O fato é muito grave. O espiritismo tem sido entre nós um agente de desequilíbrios mentais de toda ordem, e grande parte dos loucos, que se abrigam em nossos hospitais, tiveram nas experiências mediúnicas a origem de sua infelicidade. A Sociedade de Medicina Cirúrgica do Rio de Janeiro, entidade de caráter estritamente científico, já chegou até a erigir um fundamentado memorial, pedindo, em nome da saúde mental dos brasileiros, a proibição das práticas espíritas em nosso país. Que destino teve este memorial? Não o sabemos. Contudo, o valor de seus argumentos continua de pé, pois nem sequer apareceu quem o quisesse refutar.

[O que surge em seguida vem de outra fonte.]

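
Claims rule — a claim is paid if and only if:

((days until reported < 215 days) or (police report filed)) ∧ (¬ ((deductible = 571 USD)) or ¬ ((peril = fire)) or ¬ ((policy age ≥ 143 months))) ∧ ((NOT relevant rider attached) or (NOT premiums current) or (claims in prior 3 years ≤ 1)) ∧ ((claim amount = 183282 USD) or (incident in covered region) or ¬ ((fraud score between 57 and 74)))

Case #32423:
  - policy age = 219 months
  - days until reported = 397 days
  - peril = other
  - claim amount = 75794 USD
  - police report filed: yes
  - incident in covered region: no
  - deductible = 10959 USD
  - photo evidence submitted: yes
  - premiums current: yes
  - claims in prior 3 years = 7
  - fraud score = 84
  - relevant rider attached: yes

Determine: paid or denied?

Atomic conditions:
  days until reported < 215 days: 397 < 215 is false
  police report filed: yes → true
  deductible = 571 USD: 10959 == 571 is false
  peril = fire: other == fire is false
  policy age ≥ 143 months: 219 ≥ 143 is true
  NOT relevant rider attached: yes → false
  NOT premiums current: yes → false
  claims in prior 3 years ≤ 1: 7 ≤ 1 is false
  claim amount = 183282 USD: 75794 == 183282 is false
  incident in covered region: no → false
  fraud score between 57 and 74: 84 in [57, 74] is false
Combine:
[1] false OR true = true
[2.1] NOT false = true
[2.2] NOT false = true
[2.3] NOT true = false
[2] true OR true OR false = true
[3] false OR false OR false = false
[4.3] NOT false = true
[4] false OR false OR true = true
[root] true AND true AND false AND true = false
Overall: false → denied

Denied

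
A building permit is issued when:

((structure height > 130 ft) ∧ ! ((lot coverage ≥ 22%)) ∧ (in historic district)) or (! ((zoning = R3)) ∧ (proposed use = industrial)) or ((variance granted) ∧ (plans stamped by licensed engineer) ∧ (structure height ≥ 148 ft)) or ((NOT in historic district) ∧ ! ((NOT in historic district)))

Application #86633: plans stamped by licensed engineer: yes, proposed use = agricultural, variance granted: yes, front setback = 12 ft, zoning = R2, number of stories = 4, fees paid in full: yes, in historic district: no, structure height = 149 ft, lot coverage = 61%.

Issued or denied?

Atomic conditions:
  structure height > 130 ft: 149 > 130 is true
  lot coverage ≥ 22%: 61 ≥ 22 is true
  in historic district: no → false
  zoning = R3: R2 == R3 is false
  proposed use = industrial: agricultural == industrial is false
  variance granted: yes → true
  plans stamped by licensed engineer: yes → true
  structure height ≥ 148 ft: 149 ≥ 148 is true
  NOT in historic district: no → true
Combine:
[1.2] NOT true = false
[1] true AND false AND false = false
[2.1] NOT false = true
[2] true AND false = false
[3] true AND true AND true = true
[4.2] NOT true = false
[4] true AND false = false
[root] false OR false OR true OR false = true
Overall: true → issued

Issued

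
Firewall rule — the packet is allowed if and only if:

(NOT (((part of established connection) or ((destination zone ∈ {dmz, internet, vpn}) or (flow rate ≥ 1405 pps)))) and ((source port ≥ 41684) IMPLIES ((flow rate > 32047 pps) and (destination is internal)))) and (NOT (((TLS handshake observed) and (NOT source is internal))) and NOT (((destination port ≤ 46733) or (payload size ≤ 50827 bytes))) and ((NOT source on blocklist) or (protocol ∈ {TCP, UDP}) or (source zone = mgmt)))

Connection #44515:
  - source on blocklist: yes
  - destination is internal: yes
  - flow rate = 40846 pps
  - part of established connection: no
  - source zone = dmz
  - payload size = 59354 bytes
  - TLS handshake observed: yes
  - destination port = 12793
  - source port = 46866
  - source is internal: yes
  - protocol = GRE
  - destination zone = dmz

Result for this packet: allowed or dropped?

Atomic conditions:
  part of established connection: no → false
  destination zone ∈ {dmz, internet, vpn}: dmz is in the set → true
  flow rate ≥ 1405 pps: 40846 ≥ 1405 is true
  source port ≥ 41684: 46866 ≥ 41684 is true
  flow rate > 32047 pps: 40846 > 32047 is true
  destination is internal: yes → true
  TLS handshake observed: yes → true
  NOT source is internal: yes → false
  destination port ≤ 46733: 12793 ≤ 46733 is true
  payload size ≤ 50827 bytes: 59354 ≤ 50827 is false
  NOT source on blocklist: yes → false
  protocol ∈ {TCP, UDP}: GRE is not in the set → false
  source zone = mgmt: dmz == mgmt is false
Combine:
[1.1.1.2] true OR true = true
[1.1.1] false OR true = true
[1.1] NOT true = false
[1.2.2] true AND true = true
[1.2] true → true = true
[1] false AND true = false
[2.1.1] true AND false = false
[2.1] NOT false = true
[2.2.1] true OR false = true
[2.2] NOT true = false
[2.3] false OR false OR false = false
[2] true AND false AND false = false
[root] false AND false = false
Overall: false → dropped

Dropped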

Sabemos que existe a distinção malandra entre alto e baixo espiritismo, tão mais fácil de ser objetada, quanto mais difícil é a determinação dos limites entre estas duas províncias do mediunismo. Aliás, tal distinção, que até hoje ninguém conseguiu precisar porque não passa de uma distinção cerebrina e velhaca, tem servido de capa aos abusos de toda espécie e aos privilégios mais injustificáveis.

De qualquer forma, entretanto uma coisa não pode ser posta em dúvida: o espiritismo, quer alto, quer baixo, é um assunto inteiramente controvertido em que nem os próprios espíritas se entendem.

Ora, o tratamento das moléstias mentais é algo de muito delicado, que exige um longo e cuidadoso preparo técnico, ao par de uma grande idoneidade profissional. Aliás, estas condições são exigidas de todos aqueles que se dedicam, por qualquer forma, ao tratamento da saúde humana, e não há nada mais razoável e justo do que a estreita e severa vigilância que os poderes públicos exercem neste sentido capitulando toda uma série de requisitos a serem preenchidos. Será que um sanatório espírita para loucos, que emprega no tratamento uma doutrina flutuante, que se presta a toda sorte de temeridades e alucinações, poderá ser útil à saúde pública? Não será antes um perigo?